The Framework tries to avoid overexposure
Haley Lepieszo 2007
Ryan Kash seems pleasantly exasperated as he explains the conceptual origins of The Framework, Toronto’s latest indie darling.
The lead singer — flanked by two of the band’s five members, synthesizer player Rayanne Lepieszo and his writing partner, guitarist-vocalist Chris Graham — explains how he created a MySpace page (Myspace.com/songsintheframework) last November for a group that at that point had no members and no music.
As a lark, Kash added Graham’s name as guitarist and Lepieszo on synths to the page with a rhythm section to be decided. The hits started mounting, as did the requests for information on The Framework’s first gig.
“I said there’s no music on there yet, but I’ve wanted to do this for like two years and … this just kind of fit,” Kash recalls his pitch to Graham. “Technically we didn’t know where it was going to go musically because we hadn’t written anything yet.”
The longtime friends agreed to collaborate and Kash — previously a solo singer-songwriter who had several ill-fated development deals with major labels and a top 30 stint as a contestant on Rock Star: INXS — and Graham, himself an independent singer-songwriter, sat down and hammered out their first song, the new wave-inspired rock track She Thinks I’m Famous.

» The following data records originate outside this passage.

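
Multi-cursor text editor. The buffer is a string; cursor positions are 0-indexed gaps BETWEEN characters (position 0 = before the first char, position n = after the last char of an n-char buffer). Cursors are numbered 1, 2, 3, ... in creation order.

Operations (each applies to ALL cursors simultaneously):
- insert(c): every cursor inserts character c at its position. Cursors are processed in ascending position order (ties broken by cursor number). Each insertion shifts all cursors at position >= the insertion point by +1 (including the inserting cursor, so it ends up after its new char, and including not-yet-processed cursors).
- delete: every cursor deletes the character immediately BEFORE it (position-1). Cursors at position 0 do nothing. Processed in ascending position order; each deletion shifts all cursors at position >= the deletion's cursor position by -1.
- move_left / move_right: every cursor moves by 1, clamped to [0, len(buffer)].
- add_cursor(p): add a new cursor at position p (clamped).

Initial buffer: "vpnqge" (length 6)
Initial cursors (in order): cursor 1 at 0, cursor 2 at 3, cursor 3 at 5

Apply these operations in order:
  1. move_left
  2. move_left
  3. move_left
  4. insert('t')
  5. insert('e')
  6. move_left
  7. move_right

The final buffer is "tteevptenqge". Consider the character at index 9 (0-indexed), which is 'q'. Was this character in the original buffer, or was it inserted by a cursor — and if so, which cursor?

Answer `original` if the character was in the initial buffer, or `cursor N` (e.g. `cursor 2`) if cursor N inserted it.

Answer: original

Derivation:
After op 1 (move_left): buffer="vpnqge" (len 6), cursors c1@0 c2@2 c3@4, authorship ......
After op 2 (move_left): buffer="vpnqge" (len 6), cursors c1@0 c2@1 c3@3, authorship ......
After op 3 (move_left): buffer="vpnqge" (len 6), cursors c1@0 c2@0 c3@2, authorship ......
After op 4 (insert('t')): buffer="ttvptnqge" (len 9), cursors c1@2 c2@2 c3@5, authorship 12..3....
After op 5 (insert('e')): buffer="tteevptenqge" (len 12), cursors c1@4 c2@4 c3@8, authorship 1212..33....
After op 6 (move_left): buffer="tteevptenqge" (len 12), cursors c1@3 c2@3 c3@7, authorship 1212..33....
After op 7 (move_right): buffer="tteevptenqge" (len 12), cursors c1@4 c2@4 c3@8, authorship 1212..33....
Authorship (.=original, N=cursor N): 1 2 1 2 . . 3 3 . . . .
Index 9: author = original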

Lepieszo heard the demo, was floored, and eagerly signed on, with bassist Scott Winter and drummer Tobias Smith soon to follow.
From a basic concept, The Framework’s guitar-driven melodic sound and impressionistic lyrics began to take shape while the members made a mutual pledge to use their past industry experience to their advantage.
On a whim before they started playing live, Kash and Graham entered She Thinks I’m Famous in the Mix 99.9 FM Radiostar contest. The song placed third and the band’s MySpace page was flooded with traffic. Even before taking the stage The Framework had a devoted fan base.
But there would be just one Toronto gig per month — the first to a packed house at The Rivoli in July of this year, followed by The Horseshoe and later The Mod Club — a conscious decision to avoid overexposure and ensure well-promoted shows.
As Lepieszo points out, the download-ravaged music industry no longer signs just any band, a point the members of The Framework knew all too well from past disappointments.
“Labels want to see resumes,” she says. “They want to see that you can sell out repeatedly.”
Graham adds: “They want you when you’re already successful so they can just jump on board and take you to the next level.”
A gig at Arlene’s Grocery in New York City next week – where bands such as The Bravery and The Strokes became hipster household names — could be the one that takes the band to new heights.
In the meantime, the relative newcomers continue to court interest from south of the border and revel in the indie success that began with an idea and a webpage.
See it live: The Framework plays The Rivoli tomorrow night.